Le PCF et l’autogestion. Du rejet à l’adhésion (1968-1979)

DANDÉ Serge, Le PCF et l’autogestion. Du rejet à l’adhésion (1968-1979), Maîtrise [Jean-Louis Robert, Franck Georgi], Univ. Paris 1 CRHMSS, 1999, 229 p.

La thématique autogestionnaire émerge en France avec le mouvement de Mai 1968 et occupe tout au long des années 70 une place importante. C’est ce qu’atteste, à un double niveau, son insertion progressive dans les discours des principales organisations politiques (PSU, PS et PCF) et syndicales (CFDT et CGT) et sa place dans les luttes-phares de la décennie notamment celle de Lip. Des organisations ouvrières, le PCF est celle qui inscrit le plus tardivement l’autogestion dans sa stratégie. C’est seulement en 1979, lors de son XXIIIe Congrès, que le parti communiste se dote explicitement d’une stratégie autogestionnaire, près de dix ans après le PSU et la CFDT et quatre ans après le PS. Pour autant, de 1968 à 1979, le PCF n’a été ni également ni constamment opposé à l’autogestion. Au contraire, son attitude se modifie progressivement.
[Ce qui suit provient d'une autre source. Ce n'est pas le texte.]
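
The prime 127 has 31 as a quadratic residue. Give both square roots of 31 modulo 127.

44, 83

Since 127 ≡ 3 (mod 4), a square root of 31 is 31^((127+1)/4) = 31^32 mod 127.
Repeated squaring: 31^2≡72, 31^4≡104, 31^8≡21, 31^16≡60, 31^32≡44 (mod 127).
31^32 = 31^(32) ≡ 44 (mod 127).
Check: 44² = 1936 ≡ 31 (mod 127). The two roots are 44 and 83.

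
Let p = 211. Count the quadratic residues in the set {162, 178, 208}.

(162/211) = -1 → non-residue.
(178/211) = +1 → QR.
(208/211) = +1 → QR.
Total quadratic residues among the 3: 2.

2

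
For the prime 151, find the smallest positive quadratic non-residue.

3

(2/151) = +1, so 2 is a residue.
(3/151) = −1, so 3 is the smallest positive non-residue mod 151.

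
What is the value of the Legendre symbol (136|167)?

Pull out 2^3: since 167 ≡ 7 (mod 8), (2/167) = +1, so (2/167)^3 = +1.
Reciprocity: 17 ≡ 1 and 167 ≡ 3 (mod 4), so (17/167) = +(167/17).
Reduce top mod 17: now compute (14/17).
Pull out 2: since 17 ≡ 1 (mod 8), (2/17) = +1.
Reciprocity: 7 ≡ 3 and 17 ≡ 1 (mod 4), so (7/17) = +(17/7).
Reduce top mod 7: now compute (3/7).
Reciprocity: 3 ≡ 3 and 7 ≡ 3 (mod 4), so (3/7) = −(7/3).
Reduce top mod 3: now compute (1/3).
Reached (1/3) = 1. Collecting the sign flips along the way, the symbol is -1.

-1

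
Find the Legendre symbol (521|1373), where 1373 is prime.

Reciprocity: 521 ≡ 1 and 1373 ≡ 1 (mod 4), so (521/1373) = +(1373/521).
Reduce top mod 521: now compute (331/521).
Reciprocity: 331 ≡ 3 and 521 ≡ 1 (mod 4), so (331/521) = +(521/331).
Reduce top mod 331: now compute (190/331).
Pull out 2: since 331 ≡ 3 (mod 8), (2/331) = -1.
Reciprocity: 95 ≡ 3 and 331 ≡ 3 (mod 4), so (95/331) = −(331/95).
Reduce top mod 95: now compute (46/95).
Pull out 2: since 95 ≡ 7 (mod 8), (2/95) = +1.
Reciprocity: 23 ≡ 3 and 95 ≡ 3 (mod 4), so (23/95) = −(95/23).
Reduce top mod 23: now compute (3/23).
Reciprocity: 3 ≡ 3 and 23 ≡ 3 (mod 4), so (3/23) = −(23/3).
Reduce top mod 3: now compute (2/3).
Pull out 2: since 3 ≡ 3 (mod 8), (2/3) = -1.
Reached (1/3) = 1. Collecting the sign flips along the way, the symbol is -1.

-1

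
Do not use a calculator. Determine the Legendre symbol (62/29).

Euler's criterion: (62/29) ≡ 4^14 (mod 29).
4^2 ≡ 16 (mod 29)
4^4 ≡ 24 (mod 29)
4^8 ≡ 25 (mod 29)
4^14 = 4^(8+4+2) ≡ 1 (mod 29).
Result is 1, so (62/29) = 1.

1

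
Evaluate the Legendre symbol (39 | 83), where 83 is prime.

-1

Reciprocity: 39 ≡ 3 and 83 ≡ 3 (mod 4), so (39/83) = −(83/39).
Reduce top mod 39: now compute (5/39).
Reciprocity: 5 ≡ 1 and 39 ≡ 3 (mod 4), so (5/39) = +(39/5).
Reduce top mod 5: now compute (4/5).
Pull out 2^2: since 5 ≡ 5 (mod 8), (2/5) = -1, so (2/5)^2 = +1.
Reached (1/5) = 1. Collecting the sign flips along the way, the symbol is -1.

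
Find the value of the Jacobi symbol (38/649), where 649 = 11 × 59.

-1

Pull out 2: since 649 ≡ 1 (mod 8), (2/649) = +1.
Reciprocity: 19 ≡ 3 and 649 ≡ 1 (mod 4), so (19/649) = +(649/19).
Reduce top mod 19: now compute (3/19).
Reciprocity: 3 ≡ 3 and 19 ≡ 3 (mod 4), so (3/19) = −(19/3).
Reduce top mod 3: now compute (1/3).
Reached (1/3) = 1. Collecting the sign flips along the way, the symbol is -1.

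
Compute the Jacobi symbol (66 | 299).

Pull out 2: since 299 ≡ 3 (mod 8), (2/299) = -1.
Reciprocity: 33 ≡ 1 and 299 ≡ 3 (mod 4), so (33/299) = +(299/33).
Reduce top mod 33: now compute (2/33).
Pull out 2: since 33 ≡ 1 (mod 8), (2/33) = +1.
Reached (1/33) = 1. Collecting the sign flips along the way, the symbol is -1.

-1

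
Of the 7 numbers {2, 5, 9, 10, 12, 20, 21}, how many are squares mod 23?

3

(2/23) = +1 → QR.
(5/23) = -1 → non-residue.
(9/23) = +1 → QR.
(10/23) = -1 → non-residue.
(12/23) = +1 → QR.
(20/23) = -1 → non-residue.
(21/23) = -1 → non-residue.
Total quadratic residues among the 7: 3.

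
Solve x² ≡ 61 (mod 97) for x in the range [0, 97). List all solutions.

35, 62

97 ≡ 1 (mod 4), so we find a root by search.
Trying successive values, 35² = 1225 ≡ 61 (mod 97). The other root is 97 − 35 = 62.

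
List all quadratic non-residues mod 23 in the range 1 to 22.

Square k = 1,…,11 (k and 23−k give the same square):
1²=1, 2²=4, 3²=9, 4²=16, 5²≡2, 6²≡13, 7²≡3, 8²≡18, 9²≡12, 10²≡8, 11²≡6 (mod 23).
The residues are {1, 2, 3, 4, 6, 8, 9, 12, 13, 16, 18}; the non-residues are the remaining 11 nonzero classes.

5, 7, 10, 11, 14, 15, 17, 19, 20, 21, 22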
Trois périodes peuvent être dégagées. De décembre 1968 à mars 1973, le PCF rejette purement et simplement l’autogestion dans un contexte où elle ne lui apparaît pas représenter une menace sérieuse. Premier parti de la gauche, parti de la classe ouvrière, c’est un PCF assuré par la puissance de ses positions — électorales et militantes — qui discute de l’autogestion et polémique contre les courants s’en réclamant. En revanche, dès l’été 1968, les communistes cherchent à intégrer dans leur programme les aspirations de mai. Notamment, le PCF adapte son discours et développe ses positions sur la gestion démocratique et l’autonomie de gestion qu’il oppose à l’autogestion. La défaite de la gauche aux élections législatives en mars 1973 sanctionne le recul des communistes au profit des socialistes. Dès lors, et jusqu’en mars 1977, le PCF cherche à empêcher l’émergence d’un pôle autogestionnaire autour d’un PS crédibilisé aux yeux des militants se revendiquant de l’autogestion. À cette fin, le parti communiste se réclame lui -­même des exigences antiétatistes et antibureaucratiques de l’autogestion, sans pour autant s’y référer dans ses documents, afin de dénier toute possibilité d’en faire un élément de ralliement pour la gauche non communiste. À partir de mars 1977, le PCF se proclame autogestionnaire. Sa conversion à I’autogestion est contemporaine de la campagne en faveur d’une réactualisation du programme commun de la gauche que la crise économique oblige à remanier. Conçue essentiellement comme un moyen d’éviter que l’autogestion soit utilisée comme un contre-feu dans le débat qui s’annonce difficile sur le seuil minimum de nationalisations, l’adhésion au PCF offre également l’avantage de permettre un rapprochement avec la CFDT que les communistes comptent utiliser afin de créer un rapport de forces suffisant pour arracher une politique de nationalisations ambitieuse. La défaite de la gauche aux élections législatives de mars 1978 conduit le PCF à assimiler l’autogestion dans sa stratégie afin de justifier une nouvelle approche de l’union misant sur les liens à la base et rejetant tout accord au sommet.

Le ralliement progressif des communistes à l’autogestion est dicté par les circonstances. Ce n’est pas la confrontation idéologique avec les courants se réclamant de l’autogestion qui convainc le PCF à se rapprocher des positions autogestionnaires, mais le développement d’un pôle autogestionnaire contestant son hégémonie sur la gauche française qui pousse le PCF à se convertir à l’autogestion. L’absence de conséquence sur sa politique et sa pratique souligne cette adhésion formelle du parti communiste aux idéaux autogestionnaires. Ainsi, lors de la campagne des élections présidentielles de 1981, l’autogestion est-elle totalement absente du programme et des discours de Georges Marchais. L’érosion rapide des idées autogestionnaires entre 1979 et 1980, qui touche non seulement le PCF mars l’ensemble des formations s’en réclamant dans les années 70, questionne la réalité de l’adhésion de nombreux courants à l’autogestion et les motivations qui les avaient conduits à s’en réclamer.